Today, someone, pointing with concern at a couple of pieces in the American Spectator, asked me what I thought about the Pope. This is what I said:
I think that the majority of living Catholics have become very used to living with popes who have earned the cognomen “the Great,” and it is pretty shocking for us young’uns to realize that — except for times of great grace — the pope is pretty much just a bishop with a bigger audience.
I think that we learn whom to love as often by whom are enemies hate as whom our friends love. When our enemies fall in love with someone, it is not easy to regard the object of their affections without profound suspicion. This does not reflect well on us, however.
I think sometimes people fall in love despite the fact that it makes no sense at all. This can be at the prompting of grace. It is confusing for everyone — the lover, the loved, and everybody looking on. The lover, in particular, tries to explain the origins of her love in terms that make sense to herself, even though those terms are clearly and completely inapplicable. And those of us on the sidelines see those terms — nonsense terms like, “Finally, a pope who loves women!” “Thanks for being pro-choice, Pope Francis!” — and can’t understand why they didn’t love the theologically similar Pope Benedict the way we do.

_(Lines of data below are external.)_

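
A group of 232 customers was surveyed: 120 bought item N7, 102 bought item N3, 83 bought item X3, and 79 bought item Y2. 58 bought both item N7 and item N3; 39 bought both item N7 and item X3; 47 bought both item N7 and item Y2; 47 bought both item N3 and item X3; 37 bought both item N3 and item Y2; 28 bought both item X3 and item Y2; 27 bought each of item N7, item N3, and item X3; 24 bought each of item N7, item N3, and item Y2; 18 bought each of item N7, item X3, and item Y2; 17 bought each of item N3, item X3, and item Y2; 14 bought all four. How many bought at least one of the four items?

200

Apply inclusion-exclusion:
|union| = 120 + 102 + 83 + 79 − 58 − 39 − 47 − 47 − 37 − 28 + 27 + 24 + 18 + 17 − 14 = 200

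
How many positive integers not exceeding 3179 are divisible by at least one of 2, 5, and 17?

1982

By inclusion–exclusion:
⌊3179/2⌋ + ⌊3179/5⌋ + ⌊3179/17⌋ − ⌊3179/10⌋ − ⌊3179/34⌋ − ⌊3179/85⌋ + ⌊3179/170⌋ = 1589 + 635 + 187 − 317 − 93 − 37 + 18 = 1982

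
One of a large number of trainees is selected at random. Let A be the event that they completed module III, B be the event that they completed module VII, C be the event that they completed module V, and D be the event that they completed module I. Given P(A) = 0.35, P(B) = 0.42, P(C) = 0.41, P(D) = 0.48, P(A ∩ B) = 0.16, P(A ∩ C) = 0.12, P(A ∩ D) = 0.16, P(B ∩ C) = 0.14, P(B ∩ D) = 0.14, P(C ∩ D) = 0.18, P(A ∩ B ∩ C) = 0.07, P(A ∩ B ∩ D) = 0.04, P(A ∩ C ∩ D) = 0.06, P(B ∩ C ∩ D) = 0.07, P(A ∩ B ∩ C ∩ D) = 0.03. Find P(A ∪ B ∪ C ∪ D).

By inclusion–exclusion:
P(A ∪ B ∪ C ∪ D) = 0.35 + 0.42 + 0.41 + 0.48 − 0.16 − 0.12 − 0.16 − 0.14 − 0.14 − 0.18 + 0.07 + 0.04 + 0.06 + 0.07 − 0.03 = 0.97

0.97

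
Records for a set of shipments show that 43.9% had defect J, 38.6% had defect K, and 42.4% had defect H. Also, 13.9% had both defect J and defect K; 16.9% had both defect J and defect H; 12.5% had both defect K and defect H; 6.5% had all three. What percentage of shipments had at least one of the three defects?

By inclusion–exclusion:
P(at least one) = 43.9 + 38.6 + 42.4 − 13.9 − 16.9 − 12.5 + 6.5 = 88.1%

88.1%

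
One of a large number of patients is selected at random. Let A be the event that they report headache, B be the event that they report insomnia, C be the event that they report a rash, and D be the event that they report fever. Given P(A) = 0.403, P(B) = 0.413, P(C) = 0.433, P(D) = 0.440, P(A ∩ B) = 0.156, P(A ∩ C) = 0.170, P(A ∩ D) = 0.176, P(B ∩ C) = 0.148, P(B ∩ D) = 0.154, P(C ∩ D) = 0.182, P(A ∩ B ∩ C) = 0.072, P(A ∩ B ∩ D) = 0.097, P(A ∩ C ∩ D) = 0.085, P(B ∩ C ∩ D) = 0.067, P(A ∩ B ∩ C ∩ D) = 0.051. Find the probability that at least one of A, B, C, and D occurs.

P(A ∪ B ∪ C ∪ D) = 0.403 + 0.413 + 0.433 + 0.440 − 0.156 − 0.170 − 0.176 − 0.148 − 0.154 − 0.182 + 0.072 + 0.097 + 0.085 + 0.067 − 0.051 = 0.973

0.973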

(But, then, I’m not certain I can explain quite why I love Papa Benny the way I do.)
I think churchmen should not, as a rule, speak extemporaneously urbi et orbi. EOTT, as always, says it best. We learned this in the aftermath of Vatican II; I would prefer not to have to learn it again.
I think we are at war not with the culture, but with the devil, who has many unwitting pawns at his disposal. It is worth trying to lure them away to our side with the right kinds of words, rather than trying to conquer them with unyielding arguments. It is worth remembering that Lucifer is smarter than all of us; we cannot out-argue the Enemy. The only thing we can do is out-love him. It will be interesting to see whether this newest effort bears any real fruit. Pope Francis is a better person than I am; he might just be on to something.

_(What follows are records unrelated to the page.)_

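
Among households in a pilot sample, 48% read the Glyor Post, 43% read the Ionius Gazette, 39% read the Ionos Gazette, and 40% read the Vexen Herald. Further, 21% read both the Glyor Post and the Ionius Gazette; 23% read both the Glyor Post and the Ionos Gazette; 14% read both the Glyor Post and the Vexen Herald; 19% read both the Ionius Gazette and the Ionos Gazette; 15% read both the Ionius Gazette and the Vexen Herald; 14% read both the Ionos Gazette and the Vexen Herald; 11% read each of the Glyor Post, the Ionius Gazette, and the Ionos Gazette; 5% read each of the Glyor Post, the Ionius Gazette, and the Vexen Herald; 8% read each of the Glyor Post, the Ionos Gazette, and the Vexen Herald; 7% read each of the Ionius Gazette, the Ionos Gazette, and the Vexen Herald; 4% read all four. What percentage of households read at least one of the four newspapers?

P(≥1) = 48 + 43 + 39 + 40 − 21 − 23 − 14 − 19 − 15 − 14 + 11 + 5 + 8 + 7 − 4 = 91%

91%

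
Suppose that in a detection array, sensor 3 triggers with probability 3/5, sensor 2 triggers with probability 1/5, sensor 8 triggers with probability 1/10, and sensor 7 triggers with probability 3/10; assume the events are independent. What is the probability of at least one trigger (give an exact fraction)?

P(none) = (1 − 3/5) × (1 − 1/5) × (1 − 1/10) × (1 − 3/10) = 2/5 × 4/5 × 9/10 × 7/10 = 126/625
P(at least one) = 1 − 126/625 = 499/625

499/625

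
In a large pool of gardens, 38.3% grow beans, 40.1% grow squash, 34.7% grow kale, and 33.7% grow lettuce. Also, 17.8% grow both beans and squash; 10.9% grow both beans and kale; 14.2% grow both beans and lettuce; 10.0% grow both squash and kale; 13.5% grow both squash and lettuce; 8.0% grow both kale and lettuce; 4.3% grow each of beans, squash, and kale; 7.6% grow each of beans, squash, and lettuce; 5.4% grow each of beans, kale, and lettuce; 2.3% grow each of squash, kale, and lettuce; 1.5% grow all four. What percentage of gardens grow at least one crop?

90.5%

P(≥1) = 38.3 + 40.1 + 34.7 + 33.7 − 17.8 − 10.9 − 14.2 − 10.0 − 13.5 − 8.0 + 4.3 + 7.6 + 5.4 + 2.3 − 1.5 = 90.5%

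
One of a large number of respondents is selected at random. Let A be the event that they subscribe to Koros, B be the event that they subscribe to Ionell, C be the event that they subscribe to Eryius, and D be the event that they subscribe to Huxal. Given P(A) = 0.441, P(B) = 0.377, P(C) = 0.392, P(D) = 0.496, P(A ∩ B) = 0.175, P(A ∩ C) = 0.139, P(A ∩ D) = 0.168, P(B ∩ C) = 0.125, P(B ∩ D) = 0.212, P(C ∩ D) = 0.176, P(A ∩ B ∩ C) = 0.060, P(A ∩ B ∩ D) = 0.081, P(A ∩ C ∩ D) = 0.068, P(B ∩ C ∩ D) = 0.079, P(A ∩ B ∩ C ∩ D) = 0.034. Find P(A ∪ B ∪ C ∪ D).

0.965

P(A ∪ B ∪ C ∪ D) = 0.441 + 0.377 + 0.392 + 0.496 − 0.175 − 0.139 − 0.168 − 0.125 − 0.212 − 0.176 + 0.060 + 0.081 + 0.068 + 0.079 − 0.034 = 0.965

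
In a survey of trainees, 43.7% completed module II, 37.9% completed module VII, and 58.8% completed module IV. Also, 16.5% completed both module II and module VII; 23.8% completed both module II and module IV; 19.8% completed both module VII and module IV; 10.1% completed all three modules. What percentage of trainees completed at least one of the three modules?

90.4%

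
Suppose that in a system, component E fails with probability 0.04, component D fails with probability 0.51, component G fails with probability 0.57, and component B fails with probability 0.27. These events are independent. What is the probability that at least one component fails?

0.85234144

Since the events are independent, P(none) is the product of the individual non-occurrence probabilities.
P(none) = (1 − 0.04) × (1 − 0.51) × (1 − 0.57) × (1 − 0.27) = 0.96 × 0.49 × 0.43 × 0.73 = 0.14765856
P(at least one) = 1 − 0.14765856 = 0.85234144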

I think those who would destroy the Church have spent many years attacking it by opposing it, and they have noticed that this stopped working a couple decades ago. Realizing that Catholicism is resurgent everywhere, I think they are trying a new tactic: destroying the Church by enthusiastically misinterpreting it. (Or is that really a new tactic? It was the dominant Enemy strategy from the Council to Humanae Vitae.)
I think Pope Francis hails from a very different world than the Euro-American universe of encroaching secularism and weak-kneed pastoral leadership, and that, at least partly as a result, he misunderstands his flock as much as his flock misunderstands him. I hope that this is all straightened out soon, and (perhaps?) that the Pope Emeritus — probably the most broadly and deeply European pope in centuries — will have a few words of advice for the Pope when next they meet.
I think there’s much reason to be anxious, but little reason to be disappointed — and several reasons to be very happy.